Reverb14 is a prompt-a-day series for the month of December designed to reflect on 2014 and project hopes and dreams for 2015. Throughout December,Sarah, Kat and I will post each day with a new prompt. Join us by writing, or join us by reading. Follow us on Twitter @project_reverb and #reverb14.
Goals | What’s on tap for next year? Share your big (or small) goals with us. Why did you pick those goals? Are these things you’ve always wanted to do? How are you going to get them done?
Fifteen Goals for 2015
1) Write more letters. I write an a lot of letters as it is, but the quality of this exercise has tapered over the last year. I want to write letters that make people feel loved.
2) Spend more time with Roo. I could spend every waking hour with my beast and even then that would not be enough.
3) See more theatre. I randomly began seeing more theatre in 2014 and found I enjoyed it, so I’d like to make it a habit.
4) Participate in more quality-of-life activity. By virtue of a lot of Things Beyond My Control, I wind up participating in a lot of Tick The Box activities — a lot of need to have, or nice to have done kind of stuff. I would like to focus on things that are at least marginally more meaningful than that in the days ahead.
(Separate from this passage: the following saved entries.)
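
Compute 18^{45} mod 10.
8

Using successive squaring:
Binary expansion of 45: 101101
Powers of 18 mod 10 (each is the square of the previous):
  18^1 ≡ 8 (mod 10)
  18^2 ≡ 8² = 64 ≡ 4 (mod 10)
  18^4 ≡ 4² = 16 ≡ 6 (mod 10)
  18^8 ≡ 6² = 36 ≡ 6 (mod 10)
  18^16 ≡ 6² = 36 ≡ 6 (mod 10)
  18^32 ≡ 6² = 36 ≡ 6 (mod 10)
45 = 32 + 8 + 4 + 1, so 18^45 = 18^32 × 18^8 × 18^4 × 18^1 ≡ 6 × 6 × 6 × 8 (mod 10)
Multiplying step by step:
  6 × 6 = 36 ≡ 6 (mod 10)
  6 × 6 = 36 ≡ 6 (mod 10)
  6 × 8 = 48 ≡ 8 (mod 10)
Result: 18^45 ≡ 8 (mod 10)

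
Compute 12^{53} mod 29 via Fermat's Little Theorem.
12

By Fermat's Little Theorem, a^(p-1) ≡ 1 (mod p) for prime p and gcd(a, p) = 1
Here p = 29, so 12^28 ≡ 1 (mod 29)
We can reduce the exponent: 53 mod 28 = 25
So 12^53 ≡ 12^25 (mod 29)
Computing: 12^25 mod 29 = 12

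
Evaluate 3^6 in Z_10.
6 = 4 + 2 (binary 110). Repeated squaring mod 10: 3^1 ≡ 3; 3^2 ≡ 3² = 9 ≡ 9; 3^4 ≡ 9² = 81 ≡ 1. Multiply: 3^6 = 3^4 × 3^2 ≡ 1 × 9 (mod 10): 1 × 9 = 9 ≡ 9. So 3^6 ≡ 9 (mod 10).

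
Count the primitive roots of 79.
24

The number of primitive roots modulo p is φ(p-1) = φ(78)
φ(78) = 24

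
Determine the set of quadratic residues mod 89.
QRs mod 89: {1, 2, 4, 5, 8, 9, 10, 11, 16, 17, 18, 20, 21, 22, 25, 32, 34, 36, 39, 40, 42, 44, 45, 47, 49, 50, 53, 55, 57, 64, 67, 68, 69, 71, 72, 73, 78, 79, 80, 81, 84, 85, 87, 88}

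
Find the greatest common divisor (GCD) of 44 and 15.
1

Using the Euclidean algorithm:
44 = 2 × 15 + 14
15 = 1 × 14 + 1
14 = 14 × 1 + 0

GCD(44, 15) = 1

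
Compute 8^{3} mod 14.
8

Using successive squaring:
Binary expansion of 3: 11
Powers of 8 mod 14 (each is the square of the previous):
  8^1 ≡ 8 (mod 14)
  8^2 ≡ 8² = 64 ≡ 8 (mod 14)
3 = 2 + 1, so 8^3 = 8^2 × 8^1 ≡ 8 × 8 (mod 14)
Multiplying step by step:
  8 × 8 = 64 ≡ 8 (mod 14)
Result: 8^3 ≡ 8 (mod 14)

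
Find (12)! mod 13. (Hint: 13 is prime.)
By Wilson's theorem, (12)! ≡ -1 ≡ 12 (mod 13)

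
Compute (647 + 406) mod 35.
3

(647 + 406) = 1053
1053 mod 35 = 3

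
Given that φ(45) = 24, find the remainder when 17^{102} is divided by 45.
By Euler: 17^{24} ≡ 1 (mod 45) since gcd(17, 45) = 1. 102 = 4×24 + 6. So 17^{102} ≡ 17^{6} ≡ 19 (mod 45)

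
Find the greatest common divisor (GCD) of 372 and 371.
1

Using the Euclidean algorithm:
372 = 1 × 371 + 1
371 = 371 × 1 + 0

GCD(372, 371) = 1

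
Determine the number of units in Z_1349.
1260

Prime factorization: 1349 = 19 × 71
Using the formula φ(n) = n × Π(1 - 1/p) for each prime factor p:
φ(1349) = 1349 × (1 - 1/19) × (1 - 1/71)
φ(1349) = 1260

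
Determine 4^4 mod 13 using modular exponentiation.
4 = 4 (binary 100). Repeated squaring mod 13: 4^1 ≡ 4; 4^2 ≡ 4² = 16 ≡ 3; 4^4 ≡ 3² = 9 ≡ 9. So 4^4 ≡ 9 (mod 13).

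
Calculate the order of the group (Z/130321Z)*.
123462

Prime factorization: 130321 = 19^4
Using the formula φ(n) = n × Π(1 - 1/p) for each prime factor p:
φ(130321) = 130321 × (1 - 1/19)
φ(130321) = 123462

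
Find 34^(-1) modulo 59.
33

Using Extended Euclidean Algorithm:
gcd(34, 59) = 1
Bezout coefficients: 34 × -26 + 59 × 15 = 1
So 34 × -26 ≡ 1 (mod 59)
The inverse is -26 mod 59 = 33
Verification: 34 × 33 = 1122 = 19 × 59 + 1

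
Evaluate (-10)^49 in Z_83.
Using repeated squaring. (-10) ≡ 73 (mod 83). 49 = 32 + 16 + 1 (binary 110001). Repeated squaring mod 83: 73^1 ≡ 73; 73^2 ≡ 73² = 5329 ≡ 17; 73^4 ≡ 17² = 289 ≡ 40; 73^8 ≡ 40² = 1600 ≡ 23; 73^16 ≡ 23² = 529 ≡ 31; 73^32 ≡ 31² = 961 ≡ 48. Multiply: (-10)^49 ≡ 73^32 × 73^16 × 73^1 ≡ 48 × 31 × 73 (mod 83): 48 × 31 = 1488 ≡ 77; 77 × 73 = 5621 ≡ 60. So (-10)^49 ≡ 60 (mod 83).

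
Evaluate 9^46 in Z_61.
Using repeated squaring. 46 = 32 + 8 + 4 + 2 (binary 101110). Repeated squaring mod 61: 9^1 ≡ 9; 9^2 ≡ 9² = 81 ≡ 20; 9^4 ≡ 20² = 400 ≡ 34; 9^8 ≡ 34² = 1156 ≡ 58; 9^16 ≡ 58² = 3364 ≡ 9; 9^32 ≡ 9² = 81 ≡ 20. Multiply: 9^46 = 9^32 × 9^8 × 9^4 × 9^2 ≡ 20 × 58 × 34 × 20 (mod 61): 20 × 58 = 1160 ≡ 1; 1 × 34 = 34 ≡ 34; 34 × 20 = 680 ≡ 9. So 9^46 ≡ 9 (mod 61).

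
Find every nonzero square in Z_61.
QRs mod 61: {1, 3, 4, 5, 9, 12, 13, 14, 15, 16, 19, 20, 22, 25, 27, 34, 36, 39, 41, 42, 45, 46, 47, 48, 49, 52, 56, 57, 58, 60}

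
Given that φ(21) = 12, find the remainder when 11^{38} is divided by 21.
By Euler: 11^{12} ≡ 1 (mod 21) since gcd(11, 21) = 1. 38 = 3×12 + 2. So 11^{38} ≡ 11^{2} ≡ 16 (mod 21)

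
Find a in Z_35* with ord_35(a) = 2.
6 has order 2 mod 35 since 6^{2} ≡ 1 (mod 35) and no smaller power works.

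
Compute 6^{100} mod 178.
44

Using successive squaring:
Binary expansion of 100: 1100100
Powers of 6 mod 178 (each is the square of the previous):
  6^1 ≡ 6 (mod 178)
  6^2 ≡ 6² = 36 ≡ 36 (mod 178)
  6^4 ≡ 36² = 1296 ≡ 50 (mod 178)
  6^8 ≡ 50² = 2500 ≡ 8 (mod 178)
  6^16 ≡ 8² = 64 ≡ 64 (mod 178)
  6^32 ≡ 64² = 4096 ≡ 2 (mod 178)
  6^64 ≡ 2² = 4 ≡ 4 (mod 178)
100 = 64 + 32 + 4, so 6^100 = 6^64 × 6^32 × 6^4 ≡ 4 × 2 × 50 (mod 178)
Multiplying step by step:
  4 × 2 = 8 ≡ 8 (mod 178)
  8 × 50 = 400 ≡ 44 (mod 178)
Result: 6^100 ≡ 44 (mod 178)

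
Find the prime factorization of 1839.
3 × 613

Divide by primes starting from smallest:
1839 ÷ 3 = 613
613 ÷ 613 = 1

1839 = 3 × 613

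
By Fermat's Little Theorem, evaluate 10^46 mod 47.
By Fermat's Little Theorem, 10^{46} ≡ 1 (mod 47) since 47 is prime and gcd(10, 47) = 1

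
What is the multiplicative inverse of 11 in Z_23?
11^(-1) ≡ 21 (mod 23). Verification: 11 × 21 = 231 ≡ 1 (mod 23)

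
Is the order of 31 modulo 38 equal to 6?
Yes, ord_38(31) = 6.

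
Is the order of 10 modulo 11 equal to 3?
No, the actual order is 2, not 3.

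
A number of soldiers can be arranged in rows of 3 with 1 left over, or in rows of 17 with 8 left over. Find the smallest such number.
M = 3 × 17 = 51. M₁ = 17, y₁ ≡ 2 (mod 3). M₂ = 3, y₂ ≡ 6 (mod 17). x = 1×17×2 + 8×3×6 ≡ 25 (mod 51). The smallest positive such number is 25.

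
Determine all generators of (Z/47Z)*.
Primitive roots mod 47: {5, 10, 11, 13, 15, 19, 20, 22, 23, 26, 29, 30, 31, 33, 35, 38, 39, 40, 41, 43, 44, 45}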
5) Give more space for trauma. My friend Jean posted this article from the Washington Post about how What Doesn’t Kill You Doesn’t Necessarily Make You Stronger. While I’ve been through a lot of sometimes challenging experiences in my life, and many of the things I’ve experienced have given me the opportunity to cultivate resiliency, I have to admit that I have been beating myself up for a long time over why I have still struggled so mightily with some things and never Got Over Them. It never occurred to me that when you suffer a series of unexpected and serious traumas — it’s Okay not to bounce back quickly, or easily. I’m just going to give myself more space on this one.
6) Seek out more support.
7) Learn to properly use Excel. This sounds like an unbearably lame resolution, but as a lawyer whose career began just before the advent of technology in the profession — i.e., when I was in school, Westlaw and Lexis were not considered “valid” citators, and most states still published their cases in books — having more than a really baseline knowledge of most software was considered superfluous. I’m not that old, but in the time between when I went to school and now, the world changed A LOT and really fast.
8) Be more open to change. A lot will be changing over this year. I can either dig my heels in, or embrace it.
9) Listen more. I’m more of a do-er. I feel overwhelmed by choices, so I tend to limit myself to considering a handful of possibilities once I figure out what universe I’m dealing with, then I make decisions quickly and I don’t look back. I have no patience for indecisive people. In fact, I tend to make quick, decisive, personal judgments about indecisive people (!!!). Even though I’ve always made decisions this way, I’m not sure it’s the “right” way. Maybe I could benefit from taking in a little bit more information.
10) Get back out there. I had two major surgeries last year. I’ve begun running again, but I just need to get my butt back out there and run a damned race. I know I’ll feel a WHOLE lot better when I do — even if it’s a slow, slow time. I just need to plug my ears, and ignore all the medals, and PRs, and negative splits on Facebook and Instagram and Be Where I Am and embrace it.
11) Experience my first PR in years. I’ve been taken apart and put back together. The rehab has been time consuming. Is it so much to ask to be able to get back out there and be just marginally faster?! I’m not asking for a miracle here. I’m just asking to shave a second or two off (once I start racing again)!
12) Save more money. Ugh. Paul and I decided to do some of the most expensive stuff in the universe all at once. So much for paying off my law school loans this year.
13) Scotch-guard the rugs. This is actually more of a to-do list item, but I’m running out of steam.
14) Buy winter boots. I have lived in the NY-DC area for nearly 13 years, and have never bothered to buy snow boots. I’ve survived multiple major blizzards by simply being out of town for them. I don’t know if it’s laziness, or denial, or … what that has prevented me from buying a proper pair of Sorels.
15) Make more space for me. I am a small woman, and sometimes I feel like I make myself physically smaller than I am to accommodate others. I give in; I curl up; I fade. Sure, I have a loud voice, and I’m not a…wallflower. But I give into things that I never, ever intended to give into simply because I’m sick of fighting; I’m scared to be the tall poppy; I’m afraid to be the woman whose head gets chopped off.